# FreeBSD over proxmox console



## denniskai1234 (Sep 6, 2014)

Hello.

I only can install FreeBSD over a console from proxmox over hand. Now I need to add ifconfig_em0="..." in the /etc/rc.conf but I can't get a " or = in the console window. I'm using the standard keymap.


----------



## wblock@ (Sep 6, 2014)

Cut and paste the missing symbols from another window with the mouse?


----------



## hashime (Sep 7, 2014)

Enable sshd and `ssh` in.
" and = should work in your terminal over SSH, that*'*s at[]least how *I* did it with Proxmox.


----------



## Ordoban (Sep 8, 2014)

SSH without working network interface ?  :OOO 
You can copy a file like /etc/defaults/rc.conf to /etc/rc.conf and delete all except ="".


----------



## SirDice (Sep 8, 2014)

An old trick but it should still work.
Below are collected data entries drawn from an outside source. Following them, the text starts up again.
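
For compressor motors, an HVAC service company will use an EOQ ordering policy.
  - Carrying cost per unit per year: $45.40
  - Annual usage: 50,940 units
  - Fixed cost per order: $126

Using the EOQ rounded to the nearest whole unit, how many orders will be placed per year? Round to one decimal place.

95.8 orders per year

EOQ = √(2DS/H) = √(2 × 50,940 × 126 / 45.4)
    = √(282,750.66) ≈ 531.74 → Q = 532
Orders per year = D/Q = 50,940 / 532 = 95.752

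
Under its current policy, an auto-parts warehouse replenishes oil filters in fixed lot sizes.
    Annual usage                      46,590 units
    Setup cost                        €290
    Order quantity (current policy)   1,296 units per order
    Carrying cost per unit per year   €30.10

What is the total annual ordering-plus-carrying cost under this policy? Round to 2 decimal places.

Orders/yr = 46,590/1,296 = 35.949; ordering cost = 35.949 × €290 = €10,425.23
Average inventory = 1,296/2 = 648; holding cost = 648 × €30.1 = €19,504.80
Total = €10,425.23 + €19,504.80 = €29,930.03

€29,930.03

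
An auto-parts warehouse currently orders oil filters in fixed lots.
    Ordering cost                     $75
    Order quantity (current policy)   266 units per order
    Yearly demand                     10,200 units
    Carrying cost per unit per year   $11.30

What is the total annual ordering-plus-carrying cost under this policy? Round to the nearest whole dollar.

Orders/yr = 10,200/266 = 38.346; ordering cost = 38.346 × $75 = $2,875.94
Average inventory = 266/2 = 133; holding cost = 133 × $11.3 = $1,502.90
Total = $2,875.94 + $1,502.90 = $4,378.84

$4,379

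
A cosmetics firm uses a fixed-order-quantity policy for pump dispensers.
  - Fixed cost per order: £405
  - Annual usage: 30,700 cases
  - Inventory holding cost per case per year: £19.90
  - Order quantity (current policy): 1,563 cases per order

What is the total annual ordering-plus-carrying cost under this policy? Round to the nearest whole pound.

Ordering: D/Q × S = 30,700/1,563 × £405 = £7,954.89
Holding:  Q/2 × H = 1,563/2 × £19.9 = £15,551.85
Total = £7,954.89 + £15,551.85 = £23,506.74

£23,507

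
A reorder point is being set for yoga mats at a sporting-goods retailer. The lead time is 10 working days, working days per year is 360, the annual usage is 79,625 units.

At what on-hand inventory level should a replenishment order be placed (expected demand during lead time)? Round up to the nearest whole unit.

Daily demand d = 79,625 / 360 = 221.181 units/day
Demand during lead time = 221.181 × 10 = 2,211.81
Reorder point = 2,211.81 → round up

2,212 units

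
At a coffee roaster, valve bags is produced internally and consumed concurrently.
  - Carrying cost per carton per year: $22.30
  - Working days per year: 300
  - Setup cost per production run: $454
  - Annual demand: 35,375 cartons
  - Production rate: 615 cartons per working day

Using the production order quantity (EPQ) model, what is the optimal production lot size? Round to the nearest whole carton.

d = 35,375/300 = 117.9167 cartons/day;  effective holding cost H(1 − d/p) = 22.3·(1 − 117.9167/615) = 18.02432
Q* = √(2DS / H_eff) = √(2·35,375·454 / 18.02432) ≈ 1,334.94

1,335 cartons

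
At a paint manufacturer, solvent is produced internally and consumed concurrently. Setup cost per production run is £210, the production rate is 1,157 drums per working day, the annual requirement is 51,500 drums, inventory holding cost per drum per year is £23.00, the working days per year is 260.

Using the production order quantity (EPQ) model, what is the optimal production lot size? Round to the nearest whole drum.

1,065 drums

Daily demand d = 51,500/260 = 198.077; p = 1157; 1 − d/p = 0.82880
EPQ = √(2DS / (H(1 − d/p)))
    = √(2 × 51,500 × 210 / (23 × 0.82880)) ≈ 1,065.22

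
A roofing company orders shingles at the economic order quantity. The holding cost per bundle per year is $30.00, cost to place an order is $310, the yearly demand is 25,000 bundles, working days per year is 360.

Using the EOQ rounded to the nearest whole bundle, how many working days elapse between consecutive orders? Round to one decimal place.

Q* = √(2·D·S / H) = √(2·25,000·310 / 30) = √516,666.7 ≈ 718.80 → Q = 719 bundles
Cycle time = (working days × Q)/D = (360 × 719) / 25,000 = 10.354 days

10.4 days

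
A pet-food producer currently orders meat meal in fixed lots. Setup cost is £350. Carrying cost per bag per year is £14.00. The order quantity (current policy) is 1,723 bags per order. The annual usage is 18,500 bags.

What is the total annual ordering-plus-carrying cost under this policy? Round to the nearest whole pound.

£15,819

Annual ordering cost = (D/Q)·S = (18,500/1,723) × 350 = £3,757.98
Annual holding cost  = (Q/2)·H = (1,723/2) × 14 = £12,061.00
Total = £3,757.98 + £12,061.00 = £15,818.98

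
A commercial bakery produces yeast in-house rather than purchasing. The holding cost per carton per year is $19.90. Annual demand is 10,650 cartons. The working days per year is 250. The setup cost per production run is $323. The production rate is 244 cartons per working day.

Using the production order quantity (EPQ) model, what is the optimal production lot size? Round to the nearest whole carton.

d = 10,650/250 = 42.6000 cartons/day;  effective holding cost H(1 − d/p) = 19.9·(1 − 42.6000/244) = 16.42566
Q* = √(2DS / H_eff) = √(2·10,650·323 / 16.42566) ≈ 647.19

647 cartons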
Press the ALT key and while keeping it down enter 034 on the keypad. If you release ALT after the numbers the ASCII value should be printed ( 34 is ASCII value of ").


----------



## hashime (Sep 8, 2014)

You don't need " or = to type `ifconfig` or `dhclient` to get the interface up, nor rc.conf, so no reason sshd would not work.


----------